C’est un roman qui commence par l’annonce d’une catastrophe

C’est un roman qui commence par nommer le mort victime de la catastrophe

et le supermarché qui dans le même temps s’est effondré

C’est un roman qui commence par ce souffle puissant propre aux catastrophes

C’est un roman catastrophique





C’est un lecteur

C’est un lecteur fâché avec l’unique libraire de sa ville

C’est un lecteur qui fait venir ses livres par la Fédération Nationale d’Achat des Cadres

C’est un lecteur qui aime briser les cadres

C’est un lecteur qui lit quatre ou cinq livres en même temps

C’est un lecteur qui écrit sur tous les livres qu’il lit

exceptés les livres de poésie

qu’il recopie





C’est une manière d’écriture du soir en attendant le film d’Arte

C’est une manière de donner le change aux chaos qui s’enchaînent

quand vient la nuit

C’est une manière d’instrument de recherche

C’est une manière de ralentir

Attention Travaux

13/01/2020
temps d'exécution
une heure environ

PATCHWORK IN PROGRESS

Ainsi, glané, récolté ou supposé, le hasardeux recueil de digressions,

patchwork in progress…

Gérard Genette

Postscript





MOTS QUE JE N’EMPLOIE JAMAIS mais que je puise dans ma lecture présente : boniment, camelots, docte, silicone, bêta, jalousie, radicelles, taciturne, injures, appendices.

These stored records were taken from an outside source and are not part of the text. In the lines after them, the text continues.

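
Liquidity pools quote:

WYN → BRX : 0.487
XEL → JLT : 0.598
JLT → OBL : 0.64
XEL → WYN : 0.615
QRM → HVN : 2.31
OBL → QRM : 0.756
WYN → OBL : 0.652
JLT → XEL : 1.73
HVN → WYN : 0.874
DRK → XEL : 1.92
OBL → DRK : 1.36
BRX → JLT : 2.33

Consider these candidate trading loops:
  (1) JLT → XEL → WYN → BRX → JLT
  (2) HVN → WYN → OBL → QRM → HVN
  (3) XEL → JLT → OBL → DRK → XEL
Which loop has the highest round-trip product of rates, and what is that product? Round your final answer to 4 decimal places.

(1) 1.73 × 0.615 × 0.487 × 2.33 = 1.20727
(2) 0.874 × 0.652 × 0.756 × 2.31 = 0.99516
(3) 0.598 × 0.64 × 1.36 × 1.92 = 0.99936
Highest is cycle (1) at 1.2073 (>1, arbitrage).

1.2073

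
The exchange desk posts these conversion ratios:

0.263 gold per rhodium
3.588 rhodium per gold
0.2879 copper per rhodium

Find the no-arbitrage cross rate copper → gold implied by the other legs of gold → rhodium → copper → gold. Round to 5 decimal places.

0.96807

Known legs of the cycle: 3.588 × 0.2879 = 1.0329852
For no arbitrage the full-cycle product must be 1, so the missing rate is 1 / 1.0329852 ≈ 0.9680681.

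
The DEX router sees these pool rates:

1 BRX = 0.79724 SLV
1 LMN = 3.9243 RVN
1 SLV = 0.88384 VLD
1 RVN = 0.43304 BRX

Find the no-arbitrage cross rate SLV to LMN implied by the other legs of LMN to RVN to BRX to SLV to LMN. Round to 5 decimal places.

Known legs of the cycle: 3.9243 × 0.43304 × 0.79724 = 1.35481281191328
For no arbitrage the full-cycle product must be 1, so the missing rate is 1 / 1.35481281191328 ≈ 0.7381093.

0.73811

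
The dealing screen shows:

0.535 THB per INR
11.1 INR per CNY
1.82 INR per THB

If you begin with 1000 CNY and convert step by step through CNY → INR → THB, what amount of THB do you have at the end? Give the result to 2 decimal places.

5938.50

1000 CNY × 11.1 = 11100 INR
11100 INR × 0.535 = 5938.5 THB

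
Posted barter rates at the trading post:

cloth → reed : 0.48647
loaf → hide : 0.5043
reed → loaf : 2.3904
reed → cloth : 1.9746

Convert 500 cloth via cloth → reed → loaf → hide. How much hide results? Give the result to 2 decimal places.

293.21

500 cloth × 0.48647 = 243.235 reed
243.235 reed × 2.3904 = 581.428944 loaf
581.428944 loaf × 0.5043 = 293.2146164592 hide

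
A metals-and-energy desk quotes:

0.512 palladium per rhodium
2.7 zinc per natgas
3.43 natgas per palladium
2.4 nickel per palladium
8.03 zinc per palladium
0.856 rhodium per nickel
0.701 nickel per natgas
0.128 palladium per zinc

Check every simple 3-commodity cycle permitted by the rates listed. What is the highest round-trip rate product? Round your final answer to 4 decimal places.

palladium→natgas→zinc→palladium: 3.43 × 2.7 × 0.128 = 1.18541
palladium→nickel→rhodium→palladium: 2.4 × 0.856 × 0.512 = 1.05185
Maximum is palladium→natgas→zinc→palladium at 1.1854; arbitrage exists.

1.1854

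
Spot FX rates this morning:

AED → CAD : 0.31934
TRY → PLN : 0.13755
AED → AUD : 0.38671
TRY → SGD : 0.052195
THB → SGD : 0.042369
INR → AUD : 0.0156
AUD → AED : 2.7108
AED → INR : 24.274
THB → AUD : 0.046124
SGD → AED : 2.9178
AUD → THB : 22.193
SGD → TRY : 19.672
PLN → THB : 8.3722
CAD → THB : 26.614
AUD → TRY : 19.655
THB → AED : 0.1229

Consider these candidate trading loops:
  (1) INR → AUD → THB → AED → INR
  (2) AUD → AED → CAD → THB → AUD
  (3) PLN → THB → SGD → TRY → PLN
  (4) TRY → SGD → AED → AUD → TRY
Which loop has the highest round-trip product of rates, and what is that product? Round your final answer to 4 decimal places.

1.1576

(1) 0.0156 × 22.193 × 0.1229 × 24.274 = 1.03284
(2) 2.7108 × 0.31934 × 26.614 × 0.046124 = 1.06264
(3) 8.3722 × 0.042369 × 19.672 × 0.13755 = 0.95984
(4) 0.052195 × 2.9178 × 0.38671 × 19.655 = 1.15756
Highest is cycle (4) at 1.1576 (>1, arbitrage).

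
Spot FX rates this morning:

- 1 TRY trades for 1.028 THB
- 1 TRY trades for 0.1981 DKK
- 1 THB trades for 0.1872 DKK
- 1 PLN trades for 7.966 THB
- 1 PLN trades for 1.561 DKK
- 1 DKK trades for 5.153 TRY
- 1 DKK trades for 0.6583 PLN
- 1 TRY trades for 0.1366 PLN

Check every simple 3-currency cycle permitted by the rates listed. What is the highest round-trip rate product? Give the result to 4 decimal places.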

Mots en chaîne que je puise dans ce vers classique d’entre les classiques : un je ne sais quel charme encor vers vous m’emporte.

Mots sortis du puits de ma mémoire présente sans vérifier leur exactitude sur un dictionnaire ou sur saint Gouguel : détraqués par l’ordre alphabétique.

Mots qu’on ne sait sur quel pied danser : ricochets d’hypnoses et de métalepses.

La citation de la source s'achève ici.